S’il reste très bas dans les sondages, le candidat désigné du PCF à la présidentielle a décidé d’engager le débat sur tous les sujets, notamment celui de la sécurité, pour reconquérir l’électorat populaire. De quoi recevoir des applaudissements à droite et faire grincer des dents dans son camp.
 
Le vintage est à la mode. On pensait que les communistes appartenaient définitivement au passé ; qu’ils ressasseraient leur histoire jusqu’à l’infini. Nous avions emprunté une fausse route. Les rouges sont de retour. Ils font causer. Fabien Roussel, secrétaire national depuis 2018, squatte toutes les télés et les ondes. Un bon client, comme on dit dans le jargon. Le candidat communiste à la présidentielle se balade également dans le pays. Un style direct. Pas le genre à prendre des raccourcis. Il évite les mots qui plombent.

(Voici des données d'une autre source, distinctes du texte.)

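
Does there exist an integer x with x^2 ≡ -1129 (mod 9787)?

no

(-1129/9787)
  = (8658/9787)    [-1129 ≡ 8658 mod 9787]
  = -(4329/9787)    [9787 ≡ 3 mod 8 ⇒ (2/9787) = -1]
  = -(9787/4329)    [QR: 4329 ≡ 1 mod 4, sign kept]
  = -(1129/4329)    [9787 ≡ 1129 mod 4329]
  = -(4329/1129)    [QR: 1129 ≡ 1 mod 4, sign kept]
  = -(942/1129)    [4329 ≡ 942 mod 1129]
  = -(471/1129)    [1129 ≡ 1 mod 8 ⇒ (2/1129) = +1]
  = -(1129/471)    [QR: 1129 ≡ 1 mod 4, sign kept]
  = -(187/471)    [1129 ≡ 187 mod 471]
  = (471/187)    [QR: both ≡ 3 mod 4, sign flips]
  = (97/187)    [471 ≡ 97 mod 187]
  = (187/97)    [QR: 97 ≡ 1 mod 4, sign kept]
  = (90/97)    [187 ≡ 90 mod 97]
  = (45/97)    [97 ≡ 1 mod 8 ⇒ (2/97) = +1]
  = (97/45)    [QR: 45 ≡ 1 mod 4, sign kept]
  = (7/45)    [97 ≡ 7 mod 45]
  = (45/7)    [QR: 45 ≡ 1 mod 4, sign kept]
  = (3/7)    [45 ≡ 3 mod 7]
  = -(7/3)    [QR: both ≡ 3 mod 4, sign flips]
  = -(1/3)    [7 ≡ 1 mod 3]
  = -1    [(1/3) = 1]
The Legendre symbol is -1, so x^2 ≡ -1129 (mod 9787) has no solution.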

Le député du Nord donne le sentiment d’être accoudé au bar du coin. Une manière de se faire comprendre par le plus grand nombre.
 
 Le communiste est certes toujours au ras du sol dans les sondages, mais il rencontre un certain (petit) succès d’estime. Les compliments ne viennent pas toujours de son camp, loin de-là. Il suffit de tendre un peu l’oreille pour capter des mots doux qui proviennent de l’autre côté de la barricade. Les marcheurs et la droite le trouvent intéressant ; l’animatrice d’Europe 1, Sonia Mabrouk, le salue en privé ; le philosophe Alain Finkielkraut en pense du bien publiquement. Fabien Roussel a même eu le droit à un joli papier dans les pages du canard réactionnaire Valeurs actuelles. Une sorte de baiser de la mort. Des louanges étonnantes. La question : pourquoi cette soudaine passion ?
 
Le directeur de campagne, Ian Brossat, tente de replacer les choses dans l’ordre. L’adjoint d’Anne Hidalgo à la mairie de Paris commence par le début : «C’est vrai que les retours sont positifs. Certains jeunes électeurs rencontrent pour la première fois un candidat communiste car les deux fois d’avant nous avions soutenu Jean-Luc Mélenchon. Et d’autres, plus vieux, nous redécouvrent. Fabien nous a réinstallés dans le paysage politique. Après nous sommes lucides, le plus gros reste à faire.» L’élu de la capitale ne s’attarde pas sur les louanges des adversaires.
 
Une sorte de retour aux fondamentaux. Mais la stratégie Roussel crée (parfois) le débat en interne. Personne ne conteste le désir de récupérer le vote des ouvriers et des classes populaires. Les tensions sont ailleurs. Le candidat rouge a fait grincer quelques dents lorsqu’il a participé, en mai dernier, au rassemblement des policiers devant l’Assemblée nationale. Un élu communiste dit à voix basse : «Il a raison de ne pas se cacher et de mettre en avant nos propositions sur la sécurité mais attention de ne pas trop en faire. Sa participation à la manifestation était une faute.»
 
Ce n’est pas tout. Une autre de ses sorties a crispé les rouges. C’était en juin sur le plateau de CNews. Le sujet tourne autour des demandeurs d’asile qui n’ont pas obtenu le statut de réfugié. Fabien Roussel lâche : «S’ils n’ont pas vocation à rester sur le sol français, ils ont vocation à repartir et être raccompagnés chez eux […] Je dis effectivement que quand on ne bénéficie pas du droit d’asile, on a vocation à rentrer chez soi.» Une majorité de communistes avalent de travers. 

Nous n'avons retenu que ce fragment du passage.